“I think we’re just a weird group of people,” Kysar-Carey said. “I think we do it because we like to challenge ourselves. There’s nothing like going out to push your body to do a 100-mile run.”
Kysar-Carey, 47, grew up in Powell, but moved westward after graduating from Powell High School and now lives in Folsom, Calif.
She said she is excited to run in Wyoming, where her family still resides.
“It’s great to come back out here and do a run where they’re all going to be out there and cheering for me,” she said.
The support should motivate Kysar-Carey during the approximately 30-hour run.
“It makes all the difference in the world,” she said.
Last year’s Western States 100-Mile Endurance Run in Northern California was Kysar-Carey’s first 100-mile run.
Kysar-Carey was one of only 170 runners to be chosen to participate in Western States out of a 4,000-person pool of applicants.
“I’ll be lucky to ever get into that again,” she said.
Prior to that race Kysar-Carey had been working her way up from five-mile runs to half-marathons, marathons and eventually 50-mile runs.
She even ran around the Grand Canyon “rim-to-rim-to-rim” in a day.
“My training really just consists of doing 50-mile runs every weekend,” she said, but said she tries to get to 65 miles a week prior to a 100-mile run.
Kysar-Carey expects the elevation of the Big Horns will make this weekend’s race more difficult than last year’s Western States.
To prepare herself for running at higher altitudes, Kysar-Carey did as much training as she could in Lake Tahoe, a two-hour drive from Folsom.
In the week leading up to a race, Kysar-Carey will stop running to ensure she has fresh legs for the race, though unlike many other runners, she doesn’t alter her diet.
“I just eat like I eat,” she said.
On the trail, runners rely on aid stations for food, water and even the occasional wardrobe change.

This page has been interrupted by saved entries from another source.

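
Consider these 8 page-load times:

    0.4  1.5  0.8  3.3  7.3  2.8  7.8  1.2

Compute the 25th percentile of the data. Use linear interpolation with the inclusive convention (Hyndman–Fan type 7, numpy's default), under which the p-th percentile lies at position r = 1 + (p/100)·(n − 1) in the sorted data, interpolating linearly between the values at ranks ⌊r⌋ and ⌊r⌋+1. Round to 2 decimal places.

1.10

Sorted: 0.4, 0.8, 1.2, 1.5, 2.8, 3.3, 7.3, 7.8.
n = 8.
r = 1 + (25/100)·(8 − 1) = 1 + 1.75 = 2.75.
Rank 2 is 0.8 and rank 3 is 1.2.
Interpolate: 0.8 + 0.75·(1.2 − 0.8) = 0.8 + 0.75·0.4 = 1.1.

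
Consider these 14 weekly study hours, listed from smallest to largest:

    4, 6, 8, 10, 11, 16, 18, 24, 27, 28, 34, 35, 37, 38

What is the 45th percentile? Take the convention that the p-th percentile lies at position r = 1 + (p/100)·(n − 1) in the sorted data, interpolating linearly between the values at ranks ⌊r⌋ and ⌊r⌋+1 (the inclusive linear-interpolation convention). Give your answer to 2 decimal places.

17.70

n = 14.
r = 1 + (45/100)·(14 − 1) = 1 + 5.85 = 6.85.
Rank 6 is 16 and rank 7 is 18.
Interpolate: 16 + 0.85·(18 − 16) = 16 + 0.85·2 = 17.7.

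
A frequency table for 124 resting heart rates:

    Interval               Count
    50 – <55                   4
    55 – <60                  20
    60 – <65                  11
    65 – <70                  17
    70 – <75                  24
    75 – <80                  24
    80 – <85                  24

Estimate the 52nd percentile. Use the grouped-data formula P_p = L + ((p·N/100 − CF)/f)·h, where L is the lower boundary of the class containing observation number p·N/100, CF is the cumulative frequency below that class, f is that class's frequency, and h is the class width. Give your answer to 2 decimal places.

N = 124; target position k = 52/100 · 124 = 64.48.
Cumulative frequencies: 4, 24, 35, 52, 76, 100, 124.
Observation 64.48 falls in the class 70 – <75.
L = 70, CF = 52, f = 24, h = 5.
P52 = 70 + ((64.48 − 52)/24)·5 = 70 + 2.6 = 72.6.

72.60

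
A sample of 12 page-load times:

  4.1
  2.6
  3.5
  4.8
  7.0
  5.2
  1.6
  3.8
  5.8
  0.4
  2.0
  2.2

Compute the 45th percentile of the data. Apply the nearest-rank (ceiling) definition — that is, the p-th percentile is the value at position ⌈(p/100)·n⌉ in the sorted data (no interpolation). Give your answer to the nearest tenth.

Sorted: 0.4, 1.6, 2.0, 2.2, 2.6, 3.5, 3.8, 4.1, 4.8, 5.2, 5.8, 7.0.
n = 12.
Position = ⌈45/100 · 12⌉ = ⌈5.4⌉ = 6.
The value at rank 6 is 3.5.

3.5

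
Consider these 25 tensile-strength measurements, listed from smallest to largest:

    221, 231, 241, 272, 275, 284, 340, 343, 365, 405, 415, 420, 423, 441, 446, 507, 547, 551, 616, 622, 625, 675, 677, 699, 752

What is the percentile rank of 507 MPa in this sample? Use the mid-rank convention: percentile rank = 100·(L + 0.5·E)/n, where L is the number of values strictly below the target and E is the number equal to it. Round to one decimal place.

Count below 507: L = 15; count equal: E = 1; n = 25.
Percentile rank = 100·(15 + 0.5·1)/25 = 100·15.5/25 = 62.

62.0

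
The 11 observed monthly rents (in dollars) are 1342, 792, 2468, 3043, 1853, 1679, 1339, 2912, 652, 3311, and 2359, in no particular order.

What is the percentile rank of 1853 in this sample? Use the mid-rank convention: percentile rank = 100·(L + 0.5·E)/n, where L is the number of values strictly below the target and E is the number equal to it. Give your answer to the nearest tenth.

Sorted: 652, 792, 1339, 1342, 1679, 1853, 2359, 2468, 2912, 3043, 3311.
Count below 1853: L = 5; count equal: E = 1; n = 11.
Percentile rank = 100·(5 + 0.5·1)/11 = 100·5.5/11 = 50.

50.0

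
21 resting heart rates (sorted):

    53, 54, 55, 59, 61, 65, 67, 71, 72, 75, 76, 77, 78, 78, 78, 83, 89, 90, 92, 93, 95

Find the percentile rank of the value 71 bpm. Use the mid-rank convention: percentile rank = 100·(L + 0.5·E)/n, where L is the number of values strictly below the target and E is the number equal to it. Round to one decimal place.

Count below 71: L = 7; count equal: E = 1; n = 21.
Percentile rank = 100·(7 + 0.5·1)/21 = 100·7.5/21 = 35.71.

35.7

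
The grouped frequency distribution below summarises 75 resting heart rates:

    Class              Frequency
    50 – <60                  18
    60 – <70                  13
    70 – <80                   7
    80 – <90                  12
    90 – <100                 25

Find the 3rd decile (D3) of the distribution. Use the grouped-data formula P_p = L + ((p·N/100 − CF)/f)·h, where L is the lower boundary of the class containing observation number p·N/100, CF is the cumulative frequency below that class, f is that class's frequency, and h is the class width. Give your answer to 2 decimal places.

63.46

N = 75; target position k = 30/100 · 75 = 22.5.
Cumulative frequencies: 18, 31, 38, 50, 75.
Observation 22.5 falls in the class 60 – <70.
L = 60, CF = 18, f = 13, h = 10.
P30 = 60 + ((22.5 − 18)/13)·10 = 60 + 3.46154 = 63.4615.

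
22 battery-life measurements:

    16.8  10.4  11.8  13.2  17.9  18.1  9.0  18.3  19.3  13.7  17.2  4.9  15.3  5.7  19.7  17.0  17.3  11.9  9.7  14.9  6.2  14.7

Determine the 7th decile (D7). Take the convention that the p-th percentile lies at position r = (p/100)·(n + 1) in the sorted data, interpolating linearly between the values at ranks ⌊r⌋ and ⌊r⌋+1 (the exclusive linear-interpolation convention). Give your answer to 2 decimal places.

Sorted: 4.9, 5.7, 6.2, 9.0, 9.7, 10.4, 11.8, 11.9, 13.2, 13.7, 14.7, 14.9, 15.3, 16.8, 17.0, 17.2, 17.3, 17.9, 18.1, 18.3, 19.3, 19.7.
n = 22.
r = (70/100)·(22 + 1) = 16.1.
Rank 16 is 17.2 and rank 17 is 17.3.
Interpolate: 17.2 + 0.1·(17.3 − 17.2) = 17.2 + 0.1·0.1 = 17.21.

17.21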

Kysar-Carey said she typically likes to change shoes at least once while on the trail, depending on the terrain. But whatever is done, it’s usually done fast.

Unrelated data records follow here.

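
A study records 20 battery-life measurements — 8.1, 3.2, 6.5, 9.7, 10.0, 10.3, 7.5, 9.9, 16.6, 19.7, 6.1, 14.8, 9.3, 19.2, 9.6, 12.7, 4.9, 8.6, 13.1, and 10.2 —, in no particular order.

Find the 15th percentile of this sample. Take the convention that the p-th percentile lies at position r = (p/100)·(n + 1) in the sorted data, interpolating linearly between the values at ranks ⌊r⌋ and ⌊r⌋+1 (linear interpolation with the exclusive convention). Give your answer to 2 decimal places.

Sorted: 3.2, 4.9, 6.1, 6.5, 7.5, 8.1, 8.6, 9.3, 9.6, 9.7, 9.9, 10.0, 10.2, 10.3, 12.7, 13.1, 14.8, 16.6, 19.2, 19.7.
n = 20.
r = (15/100)·(20 + 1) = 3.15.
Rank 3 is 6.1 and rank 4 is 6.5.
Interpolate: 6.1 + 0.15·(6.5 − 6.1) = 6.1 + 0.15·0.4 = 6.16.

6.16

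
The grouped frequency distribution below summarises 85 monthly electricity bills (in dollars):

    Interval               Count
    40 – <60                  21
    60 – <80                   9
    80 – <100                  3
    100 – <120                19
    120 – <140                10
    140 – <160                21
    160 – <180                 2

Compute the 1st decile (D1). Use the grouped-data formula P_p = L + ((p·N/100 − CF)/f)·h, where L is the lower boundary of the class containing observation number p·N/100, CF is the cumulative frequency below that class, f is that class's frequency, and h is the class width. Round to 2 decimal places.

N = 85; target position k = 10/100 · 85 = 8.5.
Cumulative frequencies: 21, 30, 33, 52, 62, 83, 85.
Observation 8.5 falls in the class 40 – <60.
L = 40, CF = 0, f = 21, h = 20.
P10 = 40 + ((8.5 − 0)/21)·20 = 40 + 8.09524 = 48.0952.

48.10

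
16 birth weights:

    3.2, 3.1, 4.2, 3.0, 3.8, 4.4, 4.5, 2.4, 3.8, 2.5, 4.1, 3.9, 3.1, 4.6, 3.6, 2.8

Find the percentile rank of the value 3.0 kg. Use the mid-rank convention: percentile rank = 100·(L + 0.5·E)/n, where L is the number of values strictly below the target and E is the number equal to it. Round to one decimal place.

Sorted: 2.4, 2.5, 2.8, 3.0, 3.1, 3.1, 3.2, 3.6, 3.8, 3.8, 3.9, 4.1, 4.2, 4.4, 4.5, 4.6.
Count below 3.0: L = 3; count equal: E = 1; n = 16.
Percentile rank = 100·(3 + 0.5·1)/16 = 100·3.5/16 = 21.88.

21.9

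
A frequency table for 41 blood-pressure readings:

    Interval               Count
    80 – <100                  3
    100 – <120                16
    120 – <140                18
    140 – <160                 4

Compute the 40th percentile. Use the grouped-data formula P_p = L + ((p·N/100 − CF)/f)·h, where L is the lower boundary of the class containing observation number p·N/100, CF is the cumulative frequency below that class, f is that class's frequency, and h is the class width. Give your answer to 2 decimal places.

N = 41; target position k = 40/100 · 41 = 16.4.
Cumulative frequencies: 3, 19, 37, 41.
Observation 16.4 falls in the class 100 – <120.
L = 100, CF = 3, f = 16, h = 20.
P40 = 100 + ((16.4 − 3)/16)·20 = 100 + 16.75 = 116.75.

116.75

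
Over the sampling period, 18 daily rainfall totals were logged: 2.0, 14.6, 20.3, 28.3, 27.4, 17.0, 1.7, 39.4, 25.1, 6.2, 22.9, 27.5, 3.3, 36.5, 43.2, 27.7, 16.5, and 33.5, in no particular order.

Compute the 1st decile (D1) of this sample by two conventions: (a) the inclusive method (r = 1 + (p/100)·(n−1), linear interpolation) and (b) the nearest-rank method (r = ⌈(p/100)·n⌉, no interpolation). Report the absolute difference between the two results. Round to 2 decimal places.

0.91

Sorted: 1.7, 2.0, 3.3, 6.2, 14.6, 16.5, 17.0, 20.3, 22.9, 25.1, 27.4, 27.5, 27.7, 28.3, 33.5, 36.5, 39.4, 43.2.
n = 18.
(a) r = 2.7; between ranks 2 (2.0) and 3 (3.3): 2.91.
(b) the nearest-rank method: rank 2 → 2.
|2.91 − 2| = 0.91.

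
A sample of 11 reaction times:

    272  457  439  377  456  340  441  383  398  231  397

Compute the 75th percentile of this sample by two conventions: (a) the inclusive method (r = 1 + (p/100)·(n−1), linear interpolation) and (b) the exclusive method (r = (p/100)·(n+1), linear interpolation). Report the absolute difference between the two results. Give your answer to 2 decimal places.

1.00

Sorted: 231, 272, 340, 377, 383, 397, 398, 439, 441, 456, 457.
n = 11.
(a) r = 8.5; between ranks 8 (439) and 9 (441): 440.
(b) r = 9 → value at rank 9 = 441.
|440 − 441| = 1.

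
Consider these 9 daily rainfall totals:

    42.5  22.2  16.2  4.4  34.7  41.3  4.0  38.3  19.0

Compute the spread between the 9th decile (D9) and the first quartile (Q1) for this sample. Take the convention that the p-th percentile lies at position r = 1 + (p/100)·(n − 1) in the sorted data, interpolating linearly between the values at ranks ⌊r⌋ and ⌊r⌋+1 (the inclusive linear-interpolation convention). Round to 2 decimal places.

Sorted: 4.0, 4.4, 16.2, 19.0, 22.2, 34.7, 38.3, 41.3, 42.5.
n = 9.
P25: r = 3 (integer) → 16.2.
P90: r = 8.2; ranks 8–9 are 41.3, 42.5; interpolating gives 41.54.
Difference: 41.54 − 16.2 = 25.34.

25.34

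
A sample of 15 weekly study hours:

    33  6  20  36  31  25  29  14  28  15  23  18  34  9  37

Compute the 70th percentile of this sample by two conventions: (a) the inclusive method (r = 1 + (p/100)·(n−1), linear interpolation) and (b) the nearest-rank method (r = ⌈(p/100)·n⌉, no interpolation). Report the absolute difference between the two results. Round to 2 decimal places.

0.40

Sorted: 6, 9, 14, 15, 18, 20, 23, 25, 28, 29, 31, 33, 34, 36, 37.
n = 15.
(a) r = 10.8; between ranks 10 (29) and 11 (31): 30.6.
(b) the nearest-rank method: rank 11 → 31.
|30.6 − 31| = 0.4.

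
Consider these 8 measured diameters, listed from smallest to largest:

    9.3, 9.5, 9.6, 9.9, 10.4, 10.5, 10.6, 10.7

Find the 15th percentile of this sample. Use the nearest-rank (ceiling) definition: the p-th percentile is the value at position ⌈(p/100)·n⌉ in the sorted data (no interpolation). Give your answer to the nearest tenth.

n = 8.
Position = ⌈15/100 · 8⌉ = ⌈1.2⌉ = 2.
The value at rank 2 is 9.5.

9.5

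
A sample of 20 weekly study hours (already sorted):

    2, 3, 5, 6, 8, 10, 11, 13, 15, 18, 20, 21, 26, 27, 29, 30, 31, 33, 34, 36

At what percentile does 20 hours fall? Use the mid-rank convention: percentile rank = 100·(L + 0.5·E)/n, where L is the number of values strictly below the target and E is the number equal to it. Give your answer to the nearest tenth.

52.5

Count below 20: L = 10; count equal: E = 1; n = 20.
Percentile rank = 100·(10 + 0.5·1)/20 = 100·10.5/20 = 52.5.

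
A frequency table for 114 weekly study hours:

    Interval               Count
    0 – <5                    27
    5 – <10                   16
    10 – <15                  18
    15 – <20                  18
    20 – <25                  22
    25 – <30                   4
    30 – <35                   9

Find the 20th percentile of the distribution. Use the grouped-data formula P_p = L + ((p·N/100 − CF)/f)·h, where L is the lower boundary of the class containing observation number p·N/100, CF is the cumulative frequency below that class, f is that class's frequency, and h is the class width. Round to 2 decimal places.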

“You try not to spend more than two minutes at an aid station,” she said.
Runners equip themselves with headlamps for the night-portion of the run. Trails are sometimes marked with glow sticks but Kysar-Carey said she knows better than to rely on them as they often end up in the bellies of deer.

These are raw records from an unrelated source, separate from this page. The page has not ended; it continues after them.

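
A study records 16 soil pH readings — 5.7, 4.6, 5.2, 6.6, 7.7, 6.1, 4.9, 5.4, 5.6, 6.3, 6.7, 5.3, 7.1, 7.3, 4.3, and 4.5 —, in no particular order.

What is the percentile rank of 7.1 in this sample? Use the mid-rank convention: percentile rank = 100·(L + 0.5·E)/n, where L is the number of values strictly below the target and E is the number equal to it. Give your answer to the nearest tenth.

Sorted: 4.3, 4.5, 4.6, 4.9, 5.2, 5.3, 5.4, 5.6, 5.7, 6.1, 6.3, 6.6, 6.7, 7.1, 7.3, 7.7.
Count below 7.1: L = 13; count equal: E = 1; n = 16.
Percentile rank = 100·(13 + 0.5·1)/16 = 100·13.5/16 = 84.38.

84.4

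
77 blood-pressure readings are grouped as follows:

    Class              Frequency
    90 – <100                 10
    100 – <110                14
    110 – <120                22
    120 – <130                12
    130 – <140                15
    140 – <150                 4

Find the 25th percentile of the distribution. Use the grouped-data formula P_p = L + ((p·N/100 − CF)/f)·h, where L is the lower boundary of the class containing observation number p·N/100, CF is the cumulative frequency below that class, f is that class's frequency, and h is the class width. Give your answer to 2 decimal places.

N = 77; target position k = 25/100 · 77 = 19.25.
Cumulative frequencies: 10, 24, 46, 58, 73, 77.
Observation 19.25 falls in the class 100 – <110.
L = 100, CF = 10, f = 14, h = 10.
P25 = 100 + ((19.25 − 10)/14)·10 = 100 + 6.60714 = 106.607.

106.61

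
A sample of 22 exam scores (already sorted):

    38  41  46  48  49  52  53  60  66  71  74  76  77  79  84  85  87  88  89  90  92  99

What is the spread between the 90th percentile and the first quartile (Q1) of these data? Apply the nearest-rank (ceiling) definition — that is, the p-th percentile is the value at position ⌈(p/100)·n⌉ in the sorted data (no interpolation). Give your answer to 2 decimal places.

38.00

n = 22.
P25: rank ⌈25/100·22⌉ = 6 → 52.
P90: rank ⌈90/100·22⌉ = 20 → 90.
Difference: 90 − 52 = 38.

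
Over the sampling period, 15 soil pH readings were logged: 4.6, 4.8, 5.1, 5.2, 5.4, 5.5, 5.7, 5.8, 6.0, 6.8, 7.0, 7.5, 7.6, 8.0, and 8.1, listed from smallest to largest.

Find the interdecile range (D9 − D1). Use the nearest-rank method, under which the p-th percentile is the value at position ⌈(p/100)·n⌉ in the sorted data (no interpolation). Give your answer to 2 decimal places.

n = 15.
P10: rank ⌈10/100·15⌉ = 2 → 4.8.
P90: rank ⌈90/100·15⌉ = 14 → 8.
Difference: 8 − 4.8 = 3.2.

3.20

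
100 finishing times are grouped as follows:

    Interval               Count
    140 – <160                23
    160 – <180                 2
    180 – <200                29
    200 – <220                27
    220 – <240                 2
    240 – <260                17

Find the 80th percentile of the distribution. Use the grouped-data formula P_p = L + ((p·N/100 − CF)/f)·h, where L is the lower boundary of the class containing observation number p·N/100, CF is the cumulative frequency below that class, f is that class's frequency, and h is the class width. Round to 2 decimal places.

219.26

N = 100; target position k = 80/100 · 100 = 80.
Cumulative frequencies: 23, 25, 54, 81, 83, 100.
Observation 80 falls in the class 200 – <220.
L = 200, CF = 54, f = 27, h = 20.
P80 = 200 + ((80 − 54)/27)·20 = 200 + 19.2593 = 219.259.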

Nightfall can provide runners with an interesting setting, but also an uneasy feeling.
“The evening sections of the run — last year I didn’t move very fast,” Kysar-Carey said. “You’re just in a different state of mind. People talk about running while they’re sleeping.
“It can be dangerous. You hope you don’t get lost,” she said. “There’s no guarantee you’ll be on the right trail at the right time.”
Kysar-Carey said people often ask her why she chooses to participate in such strenuous events, a question she sometimes asks herself on the trail.
“At about mile 80 you’re kind of like ‘Why I am doing this? This is stupid. It’s not even fun,’ ” she said. “Then you finish and you go, ‘Oh my gosh that was the best experience ever, I can’t wait to do it again.’
“We like being out on the trails, we like the outdoors and if we can stay out there and run for hours and hours and have somebody support us with an aid station, that’s a lot of fun.”
Kysar-Carey is shooting for a time under 28 hours. Where she finishes compared to other runners is less important.
“It can be a competitive sport, and everyone’s competitive that does it, but really you’re competing against yourself,” she said.
The Big Horn Trail 100 will start at 11 a.m. Friday on Tongue River Canyon Road in Dayton.
The Big Horn Mountain WIld and Scenic Trail Run offers 30K, 50K and 50-mile runs that start Saturday morning.
The men’s and women’s records for the Big Horn Trail 100 were set last year. Mike Foote of Missoula, Mont., finished with a time of 18:36:42, and Darcy Africa of Boulder, Colo., finished in time of 22:27:26.